For the simulator user with an interest in real aviation but not ready to pay on a yearly basis, FltPlan Go is the way to go. FltPlan is a Garmin company. Used by many real pilots, simple and free, this is a must-have in any case, as it potentially can back up any other EFB with an expired subscription. Easy to use, it downloads your choice of available public charts and approach plates (FAA, CAA) all again, at no charge. You will see some ads sprinkled here and there across the app, but nothing which will impair your navigation. Connecting to all three most used sims, X-Plane, P3D and the venerable FSX, it’s straightforward to use, albeit not as intuitive as other apps. Menus are nicely presented on the right side. Note, however, that it receives only position data (GPS) from the flight sim. Go has synthetic vision, georeferenced plates and, on your plane, it interfaces with most ADS-B and AHRS devices. Unfortunately, it is based on the US, with no worldwide coverage. Works on all mobile platforms.
FlyQ, Seattle Avionics
A very mature app, with US only charts, FlyQ is a professional app which syncs beautifully with any sim. FlyQ’s IFR subscription includes georeferenced approach plates. You can split the screen for a map + PDF configuration. It has a number of excellent features including traffic and weather fed via sim data. If you are on PilotEdge you will see their traffic. FlyQ is an excellent app for both simulated and real flight. It’s deep, however, as a result of many layers of features, and requires a bit of studying to be proficient with it.
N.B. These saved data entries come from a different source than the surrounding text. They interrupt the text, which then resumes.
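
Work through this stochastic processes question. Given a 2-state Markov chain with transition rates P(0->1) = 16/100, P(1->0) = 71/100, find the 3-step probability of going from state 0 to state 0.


Computing P^3 by matrix multiplication.
P = [[0.8400, 0.1600], [0.7100, 0.2900]]
After raising P to the power 3:
P^3(0,0) = 0.8165

0.8165


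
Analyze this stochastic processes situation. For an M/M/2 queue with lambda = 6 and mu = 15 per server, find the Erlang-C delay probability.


a = lambda/mu = 0.4000
rho = a/c = 0.2000
Erlang-C formula applied:
C(c,a) = 0.0667

0.0667


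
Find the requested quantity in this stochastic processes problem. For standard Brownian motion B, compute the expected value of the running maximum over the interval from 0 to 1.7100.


E(max B(s)) = sqrt(2t/pi)
= sqrt(2*1.7100/pi)
= sqrt(1.0886)
= 1.0434

1.0434


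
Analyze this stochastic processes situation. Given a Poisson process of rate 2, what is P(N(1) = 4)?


P(N(t)=k) = (lambda*t)^k * exp(-lambda*t) / k!
lambda*t = 2
= 2^4 * exp(-2) / 4!
= 16 * 0.1353 / 24
= 0.0902

0.0902


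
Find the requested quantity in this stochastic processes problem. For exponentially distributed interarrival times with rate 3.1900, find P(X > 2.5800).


P(X > t) = exp(-lambda * t)
= exp(-3.1900 * 2.5800)
= exp(-8.2302) = 2.6648e-04

2.6648e-04


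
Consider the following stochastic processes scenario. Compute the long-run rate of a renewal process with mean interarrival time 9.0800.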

Considered the leader in EFB apps, ForeFlight comes at a price: the entry-level IFR subscription doesn’t include georeferenced approach plates. For that, you will have to step up to the Pro Plus version which will also insert the plates on maps. However, the app is quite amazing and appeals to the frequent-flying pilot who wants a complete set of features. On the sim, you will have all data available to you including AHRS, traffic, etc. Overall, this is considered by many the best EFB money can buy.